Si girò verso di me mostrandomi il pollice sollevato e io uscii dal riparo per raggiungerlo. Intanto, un nostro commilitone arrivò urlando che i nostri avversari erano ormai nella nostra fossa e che dovevamo prepararci al corpo a corpo. Poco dopo, venne trafitto da un austriaco e cadde in terra.

Successivamente il nemico si scagliò su di me, io lasciai il mio fucile e parai il colpo, feci volare il soldato a diversi metri fuori dalla trincea, strappandogli l'arma di mano. Max mi guardò sbalordito.

«Secondo me tu hai qualche superpotere, sei un fottuto uomo immortale!» affermò divertito il mio compagno d'armi, non notando un soldato che avanzava verso di lui con la baionetta spianata.

«Max, attento!» urlai passandogli il fucile del militare che avevo atterrato poco prima.
Con un movimento fulmineo, il ragazzo lasciò cadere la mitraglietta e prese al volo l'arma per poi trafiggere l'austriaco ostile e successivamente usare il calcio della baionetta per stenderne un altro.

Poi respirò affannosamente per qualche istante nella mia direzione.

«Dobbiamo andarcene, sono in troppi!» gridò indicandomi la trincea che ci avrebbe condotto verso il nostro accampamento più vicino.

Annuii e iniziammo a correre verso la direzione designata ma notammo diversi nostri alleati venire uccisi dai nemici. Allora ci nascondemmo in una nicchia sperando che si disperdessero.

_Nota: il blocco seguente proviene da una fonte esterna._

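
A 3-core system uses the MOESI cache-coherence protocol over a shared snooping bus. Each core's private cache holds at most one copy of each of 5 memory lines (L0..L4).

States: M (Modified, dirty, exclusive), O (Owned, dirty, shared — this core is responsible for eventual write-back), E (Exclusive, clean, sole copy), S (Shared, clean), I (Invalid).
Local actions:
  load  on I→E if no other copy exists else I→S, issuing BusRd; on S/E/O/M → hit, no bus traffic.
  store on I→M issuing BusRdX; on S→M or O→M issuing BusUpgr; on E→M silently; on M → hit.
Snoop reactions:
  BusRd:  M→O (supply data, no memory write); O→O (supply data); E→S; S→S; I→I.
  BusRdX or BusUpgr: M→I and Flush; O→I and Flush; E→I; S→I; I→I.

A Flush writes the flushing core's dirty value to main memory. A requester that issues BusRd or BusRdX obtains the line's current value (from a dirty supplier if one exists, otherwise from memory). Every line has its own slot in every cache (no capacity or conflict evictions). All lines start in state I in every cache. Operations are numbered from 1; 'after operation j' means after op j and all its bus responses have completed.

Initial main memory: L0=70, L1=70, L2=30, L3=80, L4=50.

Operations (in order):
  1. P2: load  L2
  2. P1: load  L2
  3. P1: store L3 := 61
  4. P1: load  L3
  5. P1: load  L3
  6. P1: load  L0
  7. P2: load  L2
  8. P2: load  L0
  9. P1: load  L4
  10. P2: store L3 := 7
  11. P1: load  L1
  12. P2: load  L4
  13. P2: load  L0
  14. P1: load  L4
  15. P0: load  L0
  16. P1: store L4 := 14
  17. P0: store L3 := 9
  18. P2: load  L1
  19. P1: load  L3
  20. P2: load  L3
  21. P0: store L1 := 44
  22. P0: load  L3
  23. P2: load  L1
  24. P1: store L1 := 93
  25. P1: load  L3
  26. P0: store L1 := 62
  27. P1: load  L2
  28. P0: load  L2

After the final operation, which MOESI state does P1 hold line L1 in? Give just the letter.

state = I

step 1: P2: load  L2  ⟶  IIE  (L2)  txn=BusRd  M[L2]=30
step 2: P1: load  L2  ⟶  ISS  (L2)  txn=BusRd  M[L2]=30
step 3: P1: store L3 := 61  ⟶  IMI  (L3)  txn=BusRdX  M[L3]=80
step 4: P1: load  L3  ⟶  IMI  (L3)  txn=∅  M[L3]=80
step 5: P1: load  L3  ⟶  IMI  (L3)  txn=∅  M[L3]=80
step 6: P1: load  L0  ⟶  IEI  (L0)  txn=BusRd  M[L0]=70
step 7: P2: load  L2  ⟶  ISS  (L2)  txn=∅  M[L2]=30
step 8: P2: load  L0  ⟶  ISS  (L0)  txn=BusRd  M[L0]=70
step 9: P1: load  L4  ⟶  IEI  (L4)  txn=BusRd  M[L4]=50
step 10: P2: store L3 := 7  ⟶  IIM  (L3)  txn=BusRdX+Flush  M[L3]=61
step 11: P1: load  L1  ⟶  IEI  (L1)  txn=BusRd  M[L1]=70
step 12: P2: load  L4  ⟶  ISS  (L4)  txn=BusRd  M[L4]=50
step 13: P2: load  L0  ⟶  ISS  (L0)  txn=∅  M[L0]=70
step 14: P1: load  L4  ⟶  ISS  (L4)  txn=∅  M[L4]=50
step 15: P0: load  L0  ⟶  SSS  (L0)  txn=BusRd  M[L0]=70
step 16: P1: store L4 := 14  ⟶  IMI  (L4)  txn=BusUpgr  M[L4]=50
step 17: P0: store L3 := 9  ⟶  MII  (L3)  txn=BusRdX+Flush  M[L3]=7
step 18: P2: load  L1  ⟶  ISS  (L1)  txn=BusRd  M[L1]=70
step 19: P1: load  L3  ⟶  OSI  (L3)  txn=BusRd  M[L3]=7
step 20: P2: load  L3  ⟶  OSS  (L3)  txn=BusRd  M[L3]=7
step 21: P0: store L1 := 44  ⟶  MII  (L1)  txn=BusRdX  M[L1]=70
step 22: P0: load  L3  ⟶  OSS  (L3)  txn=∅  M[L3]=7
step 23: P2: load  L1  ⟶  OIS  (L1)  txn=BusRd  M[L1]=70
step 24: P1: store L1 := 93  ⟶  IMI  (L1)  txn=BusRdX+Flush  M[L1]=44
step 25: P1: load  L3  ⟶  OSS  (L3)  txn=∅  M[L3]=7
step 26: P0: store L1 := 62  ⟶  MII  (L1)  txn=BusRdX+Flush  M[L1]=93
step 27: P1: load  L2  ⟶  ISS  (L2)  txn=∅  M[L2]=30
step 28: P0: load  L2  ⟶  SSS  (L2)  txn=BusRd  M[L2]=30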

«Nel caso io non dovessi farcela, quando tornerai al campo, fai in modo che arrivi questo ciondolo a Vanessa e dille che la amo», mi disse Max cacciandomi in tasca un qualcosa che non vidi molto bene.

«Non dire stronzate, rientreremo entrambi!» lo ripresi scuotendolo con una mano.

Da quando era iniziata la guerra, avevo passato la maggior parte delle mie giornate con quel ragazzo, avevamo combattuto e ci eravamo addestrati insieme, eravamo stati di guardia e ci eravamo sempre guardati le spalle. Dopo Roberto era stato il mio unico vero amico.